THERE ARE MANY who say Peter Boy's death could have been avoided — that he was not just the victim of abusive parents, but of a social services safety net that failed him.
That's why legal battles will continue, now that the criminal case is over.
The question: Should the state Department of Human Services, specifically Child Protective Services, also be held accountable in Peter Boy's death?
Peter Boy Kema's grandfather, Jimmy Acol, said it was agonizing knowing the 6-year old was in danger, and no one would intervene.
"Let the state learn a lesson on this," he said. "Do not let this happen again. "
Peter Boy and his siblings were happiest with their grandparents, Jimmy and Yolanda Acol. Home videos of the children show them smiling, laughing, playing.
But in 1994, Child Protective Services returned Peter Boy and then the rest of the children to their parents, Peter and Jaylin Kema.
That was despite clear warnings from psychologists, social workers, even other foster parents, including Erenna Chesebro. In 1994, after hearing the Kemas were getting their kids back, she wrote a letter to the agency voicing concern over the placement.
She didn't hold back.
"I'm here to tell you it's wrong!" she wrote. "This is where I say your system SUCKS!!!"
The two-page letter ends, "I just felt I had to say something on Peter Jr's behalf because someday he is going to find out what happened and he is going to wonder why no one helped him!"
Chesbro has since died, but in a 2007 interview, she described her reaction when Peter Boy's grandma called to say he was missing. "I told you. I told you!" she said.
Other letters from social workers expressed "concerns about the efforts" by the Kemas "to isolate the children from contact" with the grandparents. They said the Kemas suddenly changed their telephone number without telling anyone.
And they lied at every turn.
Month before Peter Boy died in 1996, Peter Boy's grandfather saw the child at a funeral in Kona. Peter Boy had bruises on his face and a large bandage on his arm.
When Jimmy Acol confronted his daughter, Jaylin Kema claimed it was just a cut and that a doctor examined it — both lies. It was the wound that would eventually kill him.
The grandfather went to the Kona CPS office that day, but the social worker there refused to help. He was told that the Kona office couldn't help because the Kemas lived in Hilo.
"In my way of thinking there is no such thing as, 'This is not my jurisdiction,'" Acol said. "It is, no matter where you are if somebody calls for help. That was the worst thing — nobody listened."
Earlier this year, a court-ordered report by Special Master Stephen Lane found what he calls "substantial evidence" supporting a lawsuit by Peter Boy's three siblings against the state Department of Human Services.
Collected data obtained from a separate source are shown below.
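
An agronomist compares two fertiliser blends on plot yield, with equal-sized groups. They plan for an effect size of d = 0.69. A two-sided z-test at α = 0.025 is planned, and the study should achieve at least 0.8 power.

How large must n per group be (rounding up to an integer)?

Set Φ(δ − 2.241) = 0.8; then δ − 2.241 = Φ⁻¹(0.8) = 0.842, giving δ = 3.083.
(For δ > 0 the lower-tail rejection region contributes negligibly to power, so the one-term inversion is standard.)
δ = d·√(n/2) ⇒ n = 2(δ/d)² = 2 × (3.083 / 0.69)² = 39.93.
Round up to the next whole unit.

n = 40 per group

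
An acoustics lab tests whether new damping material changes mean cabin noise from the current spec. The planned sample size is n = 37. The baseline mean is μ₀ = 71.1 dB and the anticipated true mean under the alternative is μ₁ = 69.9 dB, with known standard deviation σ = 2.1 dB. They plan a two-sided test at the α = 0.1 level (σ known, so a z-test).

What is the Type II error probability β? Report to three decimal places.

β ≈ 0.034

Standardized effect: d = |μ₁ − μ₀| / σ = |69.9 − 71.1| / 2.1 = 0.5714
Noncentrality parameter: δ = d·√n = 0.5714 × √37 = 3.4759
Two-sided α = 0.1 → critical value z_{0.05} = 1.645.
Power = Φ(δ − 1.645) + Φ(−δ − 1.645) = Φ(1.831) + Φ(-5.121) = 0.9665 + 0.0000 = 0.9665.
Type II error: β = 1 − power = 1 − 0.9665 = 0.0335.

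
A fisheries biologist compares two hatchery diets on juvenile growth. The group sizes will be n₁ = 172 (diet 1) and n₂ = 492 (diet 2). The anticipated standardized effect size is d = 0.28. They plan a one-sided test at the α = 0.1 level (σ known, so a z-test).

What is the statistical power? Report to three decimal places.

Noncentrality parameter: δ = d / √(1/n₁ + 1/n₂) = 0.28 / √(1/172 + 1/492) = 3.1610
Critical value for a one-sided test at α = 0.1: z_α = 1.282.
Power = Φ(δ − 1.282) = Φ(1.879) = 0.9699.

Power ≈ 0.970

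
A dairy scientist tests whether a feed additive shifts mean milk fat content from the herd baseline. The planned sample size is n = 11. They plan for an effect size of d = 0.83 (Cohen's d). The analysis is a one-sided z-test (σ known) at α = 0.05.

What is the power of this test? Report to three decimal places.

Noncentrality parameter: δ = d·√n = 0.83 × √11 = 2.7528
Critical value for a one-sided test at α = 0.05: z_α = 1.645.
Power = Φ(δ − 1.645) = Φ(1.108) = 0.8661.

Power ≈ 0.866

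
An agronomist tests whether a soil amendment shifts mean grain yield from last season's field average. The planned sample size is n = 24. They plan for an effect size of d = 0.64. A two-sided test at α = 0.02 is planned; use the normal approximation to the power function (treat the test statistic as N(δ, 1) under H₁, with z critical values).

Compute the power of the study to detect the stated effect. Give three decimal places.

Noncentrality parameter: δ = d·√n = 0.64 × √24 = 3.1353
Critical value for a two-sided test at α = 0.02: z_{α/2} = 2.326.
Power = Φ(δ − 2.326) + Φ(−δ − 2.326) = Φ(0.809) + Φ(-5.462) = 0.7907 + 0.0000 = 0.7907.

Power ≈ 0.791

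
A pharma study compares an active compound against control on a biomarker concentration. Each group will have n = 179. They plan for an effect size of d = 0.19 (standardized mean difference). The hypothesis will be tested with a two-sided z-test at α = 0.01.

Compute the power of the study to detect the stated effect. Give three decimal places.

Noncentrality parameter: δ = d·√(n/2) = 0.19 × √(179/2) = 1.7975
Two-sided α = 0.01 → critical value z_{0.005} = 2.576.
Power = Φ(δ − 2.576) + Φ(−δ − 2.576) = Φ(-0.778) + Φ(-4.373) = 0.2182 + 0.0000 = 0.2182.

Power ≈ 0.218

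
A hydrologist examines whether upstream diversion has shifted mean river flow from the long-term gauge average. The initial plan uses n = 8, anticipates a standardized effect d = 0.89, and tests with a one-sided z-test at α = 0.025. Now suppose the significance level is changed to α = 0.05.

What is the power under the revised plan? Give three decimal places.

Power ≈ 0.809

δ = d·√n = 0.89 × √8 = 2.5173 (unchanged). New critical value: z_{0.05} = 1.645.
Revised power = P(Z > 1.645 − δ) = Φ(0.872) = 0.8085.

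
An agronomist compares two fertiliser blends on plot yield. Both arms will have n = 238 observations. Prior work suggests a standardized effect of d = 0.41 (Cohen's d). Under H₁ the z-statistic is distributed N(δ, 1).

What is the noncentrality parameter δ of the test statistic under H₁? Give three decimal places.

δ ≈ 4.473

δ = d·√(n/2) = 0.41 × √(238/2) = 4.4726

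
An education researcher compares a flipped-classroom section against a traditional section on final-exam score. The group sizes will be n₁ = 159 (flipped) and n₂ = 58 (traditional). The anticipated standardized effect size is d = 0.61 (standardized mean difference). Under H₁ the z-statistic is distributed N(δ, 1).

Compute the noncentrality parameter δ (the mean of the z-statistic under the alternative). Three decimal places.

δ = d / √(1/n₁ + 1/n₂) = 0.61 / √(1/159 + 1/58) = 3.9766

δ ≈ 3.977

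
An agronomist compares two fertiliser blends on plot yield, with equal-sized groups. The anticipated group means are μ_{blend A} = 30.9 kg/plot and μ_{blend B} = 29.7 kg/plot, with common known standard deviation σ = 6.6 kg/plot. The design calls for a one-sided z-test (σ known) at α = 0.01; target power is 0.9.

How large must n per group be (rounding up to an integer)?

n = 788 per group

Standardized effect: d = |μ_{blend A} − μ_{blend B}| / σ = |30.9 − 29.7| / 6.6 = 0.1818
For power 0.9 need Φ(δ − z_{0.01}) = 0.9, so δ = z_{0.01} + z_{0.10} = 2.326 + 1.282 = 3.608.
δ = d·√(n/2) ⇒ n = 2(δ/d)² = 2 × (3.608 / 0.1818)² = 787.52.
Round up to the next whole unit.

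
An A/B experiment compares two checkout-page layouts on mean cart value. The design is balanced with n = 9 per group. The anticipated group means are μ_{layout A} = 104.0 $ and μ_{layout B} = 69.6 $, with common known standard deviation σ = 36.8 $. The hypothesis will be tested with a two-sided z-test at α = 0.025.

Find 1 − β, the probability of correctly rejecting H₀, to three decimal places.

Power ≈ 0.398

Standardized effect: d = |μ_{layout A} − μ_{layout B}| / σ = |104.0 − 69.6| / 36.8 = 0.9348
Noncentrality parameter: δ = d·√(n/2) = 0.9348 × √(9/2) = 1.9830
Two-sided α = 0.025 → critical value z_{0.0125} = 2.241.
Power = Φ(δ − 2.241) + Φ(−δ − 2.241) = Φ(-0.258) + Φ(-4.224) = 0.3980 + 0.0000 = 0.3980.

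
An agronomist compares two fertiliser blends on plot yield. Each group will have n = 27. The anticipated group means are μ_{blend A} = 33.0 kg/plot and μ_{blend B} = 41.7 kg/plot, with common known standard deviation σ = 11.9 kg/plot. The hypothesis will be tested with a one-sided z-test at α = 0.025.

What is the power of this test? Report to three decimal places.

Power ≈ 0.766

Standardized effect: d = |μ_{blend A} − μ_{blend B}| / σ = |33.0 − 41.7| / 11.9 = 0.7311
Noncentrality parameter: δ = d·√(n/2) = 0.7311 × √(27/2) = 2.6862
One-sided α = 0.025 → critical value z_{0.025} = 1.960.
Power = P(Z > 1.960 − δ) = Φ(0.726) = 0.7662.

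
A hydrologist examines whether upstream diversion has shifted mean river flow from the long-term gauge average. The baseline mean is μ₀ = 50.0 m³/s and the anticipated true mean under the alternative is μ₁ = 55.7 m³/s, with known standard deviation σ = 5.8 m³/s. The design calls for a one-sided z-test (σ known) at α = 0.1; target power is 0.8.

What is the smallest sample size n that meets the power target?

n = 5

Standardized effect: d = |μ₁ − μ₀| / σ = |55.7 − 50.0| / 5.8 = 0.9828
For power 0.8 need Φ(δ − z_{0.1}) = 0.8, so δ = z_{0.1} + z_{0.20} = 1.282 + 0.842 = 2.123.
δ = d·√n ⇒ n = (δ/d)² = (2.123 / 0.9828)² = 4.67.
Round up to the next whole unit.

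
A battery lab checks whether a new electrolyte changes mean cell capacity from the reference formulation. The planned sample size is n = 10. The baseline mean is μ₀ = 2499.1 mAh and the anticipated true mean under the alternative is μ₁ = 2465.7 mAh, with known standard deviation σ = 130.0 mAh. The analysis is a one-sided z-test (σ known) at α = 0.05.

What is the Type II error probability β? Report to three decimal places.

Standardized effect: d = |μ₁ − μ₀| / σ = |2465.7 − 2499.1| / 130.0 = 0.2569
Noncentrality parameter: δ = d·√n = 0.2569 × √10 = 0.8125
One-sided α = 0.05 → critical value z_{0.05} = 1.645.
Power = P(Z > 1.645 − δ) = Φ(-0.832) = 0.2026.
Type II error: β = 1 − power = 1 − 0.2026 = 0.7974.

β ≈ 0.797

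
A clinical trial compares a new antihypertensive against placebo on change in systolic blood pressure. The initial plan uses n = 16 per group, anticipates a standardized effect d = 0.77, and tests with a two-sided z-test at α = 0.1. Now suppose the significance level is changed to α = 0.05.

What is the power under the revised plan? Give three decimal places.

Power ≈ 0.586

δ = d·√(n/2) = 0.77 × √(16/2) = 2.1779 (unchanged). New critical value: z_{0.025} = 1.960.
Revised power = Φ(δ − 1.960) + Φ(−δ − 1.960) = Φ(0.218) + Φ(-4.138) = 0.5863 + 0.0000 = 0.5863.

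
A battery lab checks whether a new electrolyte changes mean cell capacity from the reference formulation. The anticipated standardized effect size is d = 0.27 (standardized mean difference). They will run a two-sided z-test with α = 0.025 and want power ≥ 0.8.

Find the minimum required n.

Set Φ(δ − 2.241) = 0.8; then δ − 2.241 = Φ⁻¹(0.8) = 0.842, giving δ = 3.083.
(For δ > 0 the lower-tail rejection region contributes negligibly to power, so the one-term inversion is standard.)
δ = d·√n ⇒ n = (δ/d)² = (3.083 / 0.27)² = 130.38.
Round up to the next whole unit.

n = 131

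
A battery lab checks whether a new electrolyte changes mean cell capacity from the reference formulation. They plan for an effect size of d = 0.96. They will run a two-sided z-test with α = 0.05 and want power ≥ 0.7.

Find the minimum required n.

n = 7

For power 0.7 need Φ(δ − z_{0.025}) = 0.7, so δ = z_{0.025} + z_{0.30} = 1.960 + 0.524 = 2.484.
(The Φ(−δ − z_{α/2}) term is vanishingly small for δ > 0 and is dropped in the standard sample-size formula.)
δ = d·√n ⇒ n = (δ/d)² = (2.484 / 0.96)² = 6.70.
Round up to the next whole unit.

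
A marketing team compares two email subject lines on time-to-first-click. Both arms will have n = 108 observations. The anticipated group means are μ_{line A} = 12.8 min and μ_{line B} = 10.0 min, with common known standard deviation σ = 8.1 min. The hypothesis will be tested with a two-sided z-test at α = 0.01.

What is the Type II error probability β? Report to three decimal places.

Standardized effect: d = |μ_{line A} − μ_{line B}| / σ = |12.8 − 10.0| / 8.1 = 0.3457
Noncentrality parameter: δ = d·√(n/2) = 0.3457 × √(108/2) = 2.5402
Two-sided α = 0.01 → critical value z_{0.005} = 2.576.
Power = Φ(δ − 2.576) + Φ(−δ − 2.576) = Φ(-0.036) + Φ(-5.116) = 0.4858 + 0.0000 = 0.4858.
Type II error: β = 1 − power = 1 − 0.4858 = 0.5142.

β ≈ 0.514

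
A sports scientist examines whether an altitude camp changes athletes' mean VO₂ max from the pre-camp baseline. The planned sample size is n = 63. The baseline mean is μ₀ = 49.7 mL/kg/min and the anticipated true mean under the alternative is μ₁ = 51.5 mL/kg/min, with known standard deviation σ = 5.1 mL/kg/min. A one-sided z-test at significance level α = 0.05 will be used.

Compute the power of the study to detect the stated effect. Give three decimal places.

Standardized effect: d = |μ₁ − μ₀| / σ = |51.5 − 49.7| / 5.1 = 0.3529
Noncentrality parameter: δ = d·√n = 0.3529 × √63 = 2.8014
Critical value for a one-sided test at α = 0.05: z_α = 1.645.
Power = P(Z > 1.645 − δ) = Φ(1.157) = 0.8763.

Power ≈ 0.876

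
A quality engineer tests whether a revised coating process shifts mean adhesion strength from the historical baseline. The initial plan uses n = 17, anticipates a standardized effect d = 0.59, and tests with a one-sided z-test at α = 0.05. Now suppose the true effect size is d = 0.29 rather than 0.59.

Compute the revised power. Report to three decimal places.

Power ≈ 0.327

With d = 0.29: δ = d·√n = 0.29 × √17 = 1.1957. Critical value z_{0.05} = 1.645.
Revised power = Φ(δ − 1.645) = Φ(-0.449) = 0.3267.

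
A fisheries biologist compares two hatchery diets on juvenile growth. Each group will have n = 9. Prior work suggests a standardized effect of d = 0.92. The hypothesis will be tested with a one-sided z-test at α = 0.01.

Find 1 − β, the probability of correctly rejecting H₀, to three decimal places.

Power ≈ 0.354

Noncentrality parameter: δ = d·√(n/2) = 0.92 × √(9/2) = 1.9516
Critical value for a one-sided test at α = 0.01: z_α = 2.326.
Power = P(Z > 2.326 − δ) = Φ(-0.375) = 0.3539.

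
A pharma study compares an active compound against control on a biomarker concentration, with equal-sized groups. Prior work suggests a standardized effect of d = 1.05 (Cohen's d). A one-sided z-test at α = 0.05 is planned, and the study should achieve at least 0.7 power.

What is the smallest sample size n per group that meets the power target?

For power 0.7 need Φ(δ − z_{0.05}) = 0.7, so δ = z_{0.05} + z_{0.30} = 1.645 + 0.524 = 2.169.
δ = d·√(n/2) ⇒ n = 2(δ/d)² = 2 × (2.169 / 1.05)² = 8.54.
Round up to the next whole unit.

n = 9 per group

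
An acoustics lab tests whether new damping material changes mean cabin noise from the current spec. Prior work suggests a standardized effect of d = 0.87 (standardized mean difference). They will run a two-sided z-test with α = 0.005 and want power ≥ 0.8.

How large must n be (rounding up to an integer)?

n = 18

For power 0.8 need Φ(δ − z_{0.0025}) = 0.8, so δ = z_{0.0025} + z_{0.20} = 2.807 + 0.842 = 3.649.
(The Φ(−δ − z_{α/2}) term is vanishingly small for δ > 0 and is dropped in the standard sample-size formula.)
δ = d·√n ⇒ n = (δ/d)² = (3.649 / 0.87)² = 17.59.
Rounding up, n = 18.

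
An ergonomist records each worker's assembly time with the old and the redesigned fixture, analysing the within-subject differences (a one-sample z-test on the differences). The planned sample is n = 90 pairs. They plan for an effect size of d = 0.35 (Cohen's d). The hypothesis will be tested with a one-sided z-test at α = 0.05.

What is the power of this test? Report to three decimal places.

Power ≈ 0.953

Noncentrality parameter: δ = d·√n = 0.35 × √90 = 3.3204
One-sided α = 0.05 → critical value z_{0.05} = 1.645.
Power = P(Z > 1.645 − δ) = Φ(1.676) = 0.9531.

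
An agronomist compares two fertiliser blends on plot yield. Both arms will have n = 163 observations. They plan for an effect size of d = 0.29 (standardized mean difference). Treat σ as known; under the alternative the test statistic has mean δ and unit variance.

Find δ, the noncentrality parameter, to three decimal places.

δ ≈ 2.618

The noncentrality parameter scales effect size by the design's sample-size factor: δ = d·√(n/2) = 0.29 × √(163/2) = 2.6180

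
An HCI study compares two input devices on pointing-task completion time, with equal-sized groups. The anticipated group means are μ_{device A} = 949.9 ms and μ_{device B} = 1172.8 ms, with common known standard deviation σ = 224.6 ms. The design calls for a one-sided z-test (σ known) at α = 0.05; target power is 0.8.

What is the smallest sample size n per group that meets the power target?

n = 13 per group

Standardized effect: d = |μ_{device A} − μ_{device B}| / σ = |949.9 − 1172.8| / 224.6 = 0.9924
For power 0.8 need Φ(δ − z_{0.05}) = 0.8, so δ = z_{0.05} + z_{0.20} = 1.645 + 0.842 = 2.486.
δ = d·√(n/2) ⇒ n = 2(δ/d)² = 2 × (2.486 / 0.9924)² = 12.55.
Rounding up, n = 13 per group.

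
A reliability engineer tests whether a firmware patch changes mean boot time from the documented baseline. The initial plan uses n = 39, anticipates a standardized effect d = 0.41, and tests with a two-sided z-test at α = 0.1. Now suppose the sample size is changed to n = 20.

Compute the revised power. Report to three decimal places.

Power ≈ 0.575

With n = 20: δ = d·√n = 0.41 × √20 = 1.8336. Critical value z_{0.05} = 1.645.
Revised power = Φ(δ − 1.645) + Φ(−δ − 1.645) = Φ(0.189) + Φ(-3.478) = 0.5748 + 0.0003 = 0.5751.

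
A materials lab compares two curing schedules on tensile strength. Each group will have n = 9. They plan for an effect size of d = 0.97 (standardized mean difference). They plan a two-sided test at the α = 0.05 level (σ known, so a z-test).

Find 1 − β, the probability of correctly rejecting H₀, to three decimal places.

Power ≈ 0.539

Noncentrality parameter: δ = d·√(n/2) = 0.97 × √(9/2) = 2.0577
Critical value for a two-sided test at α = 0.05: z_{α/2} = 1.960.
Power = Φ(δ − 1.960) + Φ(−δ − 1.960) = Φ(0.098) + Φ(-4.018) = 0.5389 + 0.0000 = 0.5390.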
"It's very painful to know that this child was subjected to this kind of behavior over a prolonged period of time," Lane said.
Added Randall Rosenberg, the family's attorney: "There are no damages that can make this right. Frankly, we're just trying to get something for the survivors so that they can get closure. That's the purpose of this."
The statute of limitations for a "wrongful death" civil suit is two years. But because Peter Boy was not confirmed "dead" until recently, Rosenberg said that clock didn't start ticking until Jaylin Kema confessed to killing him in court in Dec. 2016.
DHS declined to comment on the special master's report or the expected civil suit, but officials did say they have made changes to their policies since Peter Boy's death.
CPS acknowledges re-unification with parents is still a priority, but the state will abandon that goal when a child is in danger. They also require face-to-face, monthly contact between social workers and the children.
And Kayle Perez, administrator of the Child Welfare Services Branch, said that if a child is placed for 15 of the last 22 months out of the home, "we move towards termination of parental rights."
Peter Boy and his siblings spent about 36 months with their loving grandparents before being placed back in the Kemas' home. If that policy had been in place in 1996, Peter Boy might still be alive today.